The second gene is a DNA-binding transcription factor labeled IRX1 which regulates the ability of blood vessels to dilate. “If its production is increased, it may activate genes that prevent constricted vessels from relaxing as they would normally do. Together with the overactive adrenaline receptor, this may then lead to the vessels not supplying enough blood for a longer period of time, which leads to the observed white fingers and toes” explained professor Maik Pietzner, professor of health data modeling at PHURI and group leader at BIH who, along with professor Claudia Langenberg, led the study.
These findings of genes linked to Raynaud’s confirm what was learned in a 2012 research study conducted by Maqsood Chotani, a principal investigator at the Research Institute at Nationwide Children’s Hospital in Columbus, Ohio (New Raynaud’s Research on Alpha-2C Receptors). Dr. Chotani was quoted in that study as stating: “The alpha-2C receptor has a specialized role; in fact, we believe it is a stress-responsive receptor and in this case it’s actually conserving body heat,” he said. “So we know how the receptor is regulated in health. In disease — like Raynaud’s — there could be a dysfunction, there could be overactivity of the new players we have identified in this study.” This new research confirms his hypothesis.
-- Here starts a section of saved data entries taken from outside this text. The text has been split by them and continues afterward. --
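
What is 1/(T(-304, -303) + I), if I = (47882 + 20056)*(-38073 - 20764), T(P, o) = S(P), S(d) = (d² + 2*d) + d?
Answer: -1/3997176602 ≈ -2.5018e-10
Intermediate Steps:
S(d) = d² + 3*d
T(P, o) = P*(3 + P)
I = -3997268106 (I = 67938*(-58837) = -3997268106)
1/(T(-304, -303) + I) = 1/(-304*(3 - 304) - 3997268106) = 1/(-304*(-301) - 3997268106) = 1/(91504 - 3997268106) = 1/(-3997176602) = -1/3997176602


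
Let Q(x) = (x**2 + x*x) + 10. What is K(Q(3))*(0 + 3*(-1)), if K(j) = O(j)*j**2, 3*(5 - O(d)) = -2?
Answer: -13328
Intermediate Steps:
Q(x) = 10 + 2*x**2 (Q(x) = (x**2 + x**2) + 10 = 2*x**2 + 10 = 10 + 2*x**2)
O(d) = 17/3 (O(d) = 5 - 1/3*(-2) = 5 + 2/3 = 17/3)
K(j) = 17*j**2/3
K(Q(3))*(0 + 3*(-1)) = (17*(10 + 2*3**2)**2/3)*(0 + 3*(-1)) = (17*(10 + 2*9)**2/3)*(0 - 3) = (17*(10 + 18)**2/3)*(-3) = ((17/3)*28**2)*(-3) = ((17/3)*784)*(-3) = (13328/3)*(-3) = -13328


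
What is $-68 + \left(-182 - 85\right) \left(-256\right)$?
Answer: $68284$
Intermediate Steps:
$-68 + \left(-182 - 85\right) \left(-256\right) = -68 - -68352 = -68 + 68352 = 68284$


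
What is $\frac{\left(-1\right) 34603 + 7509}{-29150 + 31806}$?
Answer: $- \frac{13547}{1328} \approx -10.201$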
And Dr. Chotani’s research confirmed an even earlier study a decade earlier conducted by Dr. Nicholas Flavahan at Ohio State University. His research focused on the body’s blood vessels and how they interact with norepinephrine — a chemical produced by the body to maintain blood pressure — and Alpha-2A receptors, proteins found on the surface of cells in the blood vessels. Dr. Flavahan stated that “our bodies continuously use norepinephrine and these receptor proteins to control blood flow and to maintain blood pressure.”
What Dr. Flavahan learned is that by preventing the interaction between norepinephrine and the Alpha-2C receptors, the skin’s blood vessels no longer constricted when exposed to cold temperatures. His research dates back to 2002 (Ohio State Research News: New Therapy Breakthrough).
Given this background, it’s frustrating to think that it’s taken decades to build on Dr. Flavahan and Dr. Chotani’s research, but we’re grateful to see it finally resurfacing with new findings.
Our hope is this recent study on genes linked to Raynaud’s will lead to more effective treatments. In the paper, professors Pietzner and Langenberg suggest that a widely used antidepressant drug called mirtazapine might be an option. We’ve heard over the years from patients taking antidepressants for other medical reasons that once they started on these drugs their Raynaud’s symptoms improved or even disappeared. This research may help explain these cases.
But before you ask your doctor to prescribe a drug like mirtazapine (brand name Remeron), keep in mind it can result in serious side effects, including confusion, drowsiness, weight gain, even potentially resulting in suicidal thoughts (that’s the black box warning on the package), so let’s wait and see where this latest research leads.
One additional caveat: We asked our Medical Advisory Board for a point of view on this study. They asked an important question that’s not published or reported with the research: What percentage of Raynaud’s patients have these genes? Why is that important? Because it tells you how many people with Raynaud’s this research can be applied to. An example provided by Dr. Thomas Lehman, one of the Raynaud’s Association’s Medical Advisors, states that there are certain genes that make you twice as likely to develop lupus, but less than five percent of lupus patients have those genes. And what if you only have one of them, not both? Still much to be learned…
Until we can answer some of these outstanding questions, we may unfortunately still feel left out in the cold, but at least we’re getting closer to a knowledge base that offers warmth to the millions of sufferers in the Raynaud’s community.